La settimana scorsa ho regalato una corona di carta a un bambino che faceva il compleanno.
Quel bambino ha finito per indossare quella corona di carta tutti i giorni. Ce l'aveva anche quando è tornato nella classe di arte per la sua lezione settimanale.
Nei miei momenti di cinismo, mi ripeto che in fin dei conti, tutto quello che faccio non serve a niente. In un certo senso è vero. Però è vero anche il contrario.
È che è più facile fare i cinici. E' un modo per giustificare il fatto che da questa valle di lacrime in cui lavoro me ne voglio andare il più presto possibile.
È facile dire (o dirsi) che si vuole fare del bene, che si vogliono aiutare gli ultimi.
Il difficile è farlo giorno dopo giorno.
Tutti i giorni, nessuno escluso, nemmeno la domenica.
Aiutare la maggior parte delle volte non è piacevole. Privarsi di un briciolo della propria serenità per regalarla a qualcun altro non è per niente piacevole.
Lo stesso giorno della corona di carta, infatti, abbiamo anche ricevuto una visita dalla polizia che era venuta a interrogare uno studente che aveva fatto un numero proprio nella mia classe.
Anche quello studente dopo sette giorni, è tornato nella classe di arte.
Neanche buongiorno.
Per prima cosa, stacca una puntina dal muro si siede e incide il banco. L'altro adulto che era presente in quel momento corre a chiamare la sua insegnante che si precipita sul posto e si mette a negoziare con lui. Mi dice che le ha promesso che adesso si comporterà bene.

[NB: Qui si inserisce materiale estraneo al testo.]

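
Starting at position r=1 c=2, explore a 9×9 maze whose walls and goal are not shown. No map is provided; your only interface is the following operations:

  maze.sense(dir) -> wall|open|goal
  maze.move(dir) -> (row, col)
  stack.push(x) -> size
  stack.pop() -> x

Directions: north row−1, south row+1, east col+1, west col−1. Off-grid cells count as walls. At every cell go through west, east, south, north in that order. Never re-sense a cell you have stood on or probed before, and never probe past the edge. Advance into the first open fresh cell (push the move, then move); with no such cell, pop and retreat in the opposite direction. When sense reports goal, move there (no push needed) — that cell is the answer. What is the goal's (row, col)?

Do: maze.sense[dir='west']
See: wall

Do: maze.sense[dir='east']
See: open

Do: stack.push[x='east']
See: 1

Do: maze.move[dir='east']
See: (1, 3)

Do: maze.sense[dir='east']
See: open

Do: stack.push[x='east']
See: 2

Do: maze.move[dir='east']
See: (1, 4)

Do: maze.sense[dir='east']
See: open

Do: stack.push[x='east']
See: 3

Do: maze.move[dir='east']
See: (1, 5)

Do: maze.sense[dir='east']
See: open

Do: stack.push[x='east']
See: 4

Do: maze.move[dir='east']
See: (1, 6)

Do: maze.sense[dir='east']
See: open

Do: stack.push[x='east']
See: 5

Do: maze.move[dir='east']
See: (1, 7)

Do: maze.sense[dir='east']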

Sono allibita. Dopo la polizia e il tavolo danneggiato in modo permanente, nessuna conseguenza.
La prof esce, tempo di voltare le spalle e lui non dico nemmeno che altra assurdità combina. Vengono a prenderlo e abbandona la classe ridendo ad alta voce. Già che c'è spezza anche la matita che ha in mano.

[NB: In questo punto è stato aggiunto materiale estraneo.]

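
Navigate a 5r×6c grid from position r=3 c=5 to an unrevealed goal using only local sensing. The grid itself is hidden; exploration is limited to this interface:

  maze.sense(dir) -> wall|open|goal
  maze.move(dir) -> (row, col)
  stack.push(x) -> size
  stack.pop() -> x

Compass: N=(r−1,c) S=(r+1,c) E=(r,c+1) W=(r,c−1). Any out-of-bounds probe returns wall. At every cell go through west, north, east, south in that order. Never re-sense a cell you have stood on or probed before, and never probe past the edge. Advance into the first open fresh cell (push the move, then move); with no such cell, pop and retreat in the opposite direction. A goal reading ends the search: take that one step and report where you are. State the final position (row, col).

Step: maze.sense[dir: west]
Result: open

Step: stack.push[x: west]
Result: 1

Step: maze.move[dir: west]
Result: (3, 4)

Step: maze.sense[dir: west]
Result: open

Step: stack.push[x: west]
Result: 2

Step: maze.move[dir: west]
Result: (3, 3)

Step: maze.sense[dir: west]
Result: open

Step: stack.push[x: west]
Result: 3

Step: maze.move[dir: west]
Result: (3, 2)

Step: maze.sense[dir: west]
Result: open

Step: stack.push[x: west]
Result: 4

Step: maze.move[dir: west]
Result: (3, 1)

Step: maze.sense[dir: west]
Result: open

Step: stack.push[x: west]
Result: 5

Step: maze.move[dir: west]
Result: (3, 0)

Step: maze.sense[dir: north]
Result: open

Step: stack.push[x: north]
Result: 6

Step: maze.move[dir: north]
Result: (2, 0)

Step: maze.sense[dir: north]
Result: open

Step: stack.push[x: north]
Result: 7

Step: maze.move[dir: north]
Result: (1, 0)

Step: maze.sense[dir: north]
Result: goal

Step: maze.move[dir: north]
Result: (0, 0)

Answer: (0, 0)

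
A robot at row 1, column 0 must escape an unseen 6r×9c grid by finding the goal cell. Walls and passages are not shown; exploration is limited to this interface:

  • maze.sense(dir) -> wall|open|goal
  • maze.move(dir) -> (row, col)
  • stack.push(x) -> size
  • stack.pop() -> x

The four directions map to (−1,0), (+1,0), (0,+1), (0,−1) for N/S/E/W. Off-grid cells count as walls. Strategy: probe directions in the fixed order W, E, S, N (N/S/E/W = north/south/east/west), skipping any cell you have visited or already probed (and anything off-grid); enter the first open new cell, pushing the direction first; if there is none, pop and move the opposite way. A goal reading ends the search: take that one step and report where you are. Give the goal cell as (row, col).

Act: maze.sense[dir='east']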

In questo senso definisco il mio posto di lavoro 'una valle di lacrime'.
In questo senso, sono consapevole di poter cambiare ben poco. Si può aiutare solo chi vuole essere aiutato. Si può insegnare solo a chi vuole imparare.
Non ci sono dubbi che questi comportamenti siano causati da situazioni inimmaginabili e ingiuste, ma stringi stringi, questo modo di stare al mondo è una sofferenza continua per tutti quelli coinvolti.
Se uno a casa ha un inferno, se non manifesta nessun interesse, se non c'è preside o poliziotto che tenga... come lo si aiuta?
Per questo certi giorni dopo scuola, posso solo sdraiarmi e guardare il soffitto. Rimango attonita di fronte ad alcune cose che vedo.
A volte mi chiedo se gli studenti si rendano conto che gli insegnanti più "cattivi" sono quelli più disperati.
Non sanno davvero più che pesci pigliare. Io pure non so che pesci pigliare, ma continuo per la mia strada. Piuttosto uso il microfono, ma non urlo e non mi scompongo.
Non porto rancore, ogni giorno si ricomincia da capo.
Sorrido più che posso. Ci provo.
4 commenti:
Per alcuni la scuola non è la soluzione giusta per loro. Avrebbero bisogno di lezioni individualizzate o in piccolissimi gruppi.
Quanto hai ragione Speranza! I gruppi più impossibili sono stati divisi qualche settimana fa. Ora ho una decina di studenti alla volta invece del doppio e sono "bravissimi" (più gestibili, diciamo...). Il fatto è che per fare questo le classi che andavano bene si ritrovano adesso in gruppi di 30 e non funzionano più. Non c'è una soluzione se mancano gli insegnanti.
Io pure non so che pesci pigliare, ma continuo per la mia strada. Piuttosto uso il microfono, ma non urlo e non mi scompongo.
Sei brava, e posso immaginare quanto sia difficile farlo considerate le circostanze in cui ti trovi quando insegni. Io non so se ne sarei capace...
Non so davvero darti consigli, ma penso che questo tuo modo di porti e quello che fai per loro (qui o nel post precedente ti definisci come una presenza che può dare ispirazione) sia un importante esempio, un "modello" di adulto che, appunto, non urla e non si scompone, per scelta. In un certo senso, un modello di autocontrollo, e un tipo di persona che da' loro sicurezza. Probabilmente, come dici tu, hanno subito traumi molto forti e la loro "normalità" a casa è molto diversa, e tu a scuola cerchi di fargli conoscere una realtà diversa.
Ah dimenticavo!
Sono d'accordo, si può insegnare solo a chi vuole imparare, o aiutare solo chi vuole essere aiutato. Non c'è modo di "forzare" nessuno in questo.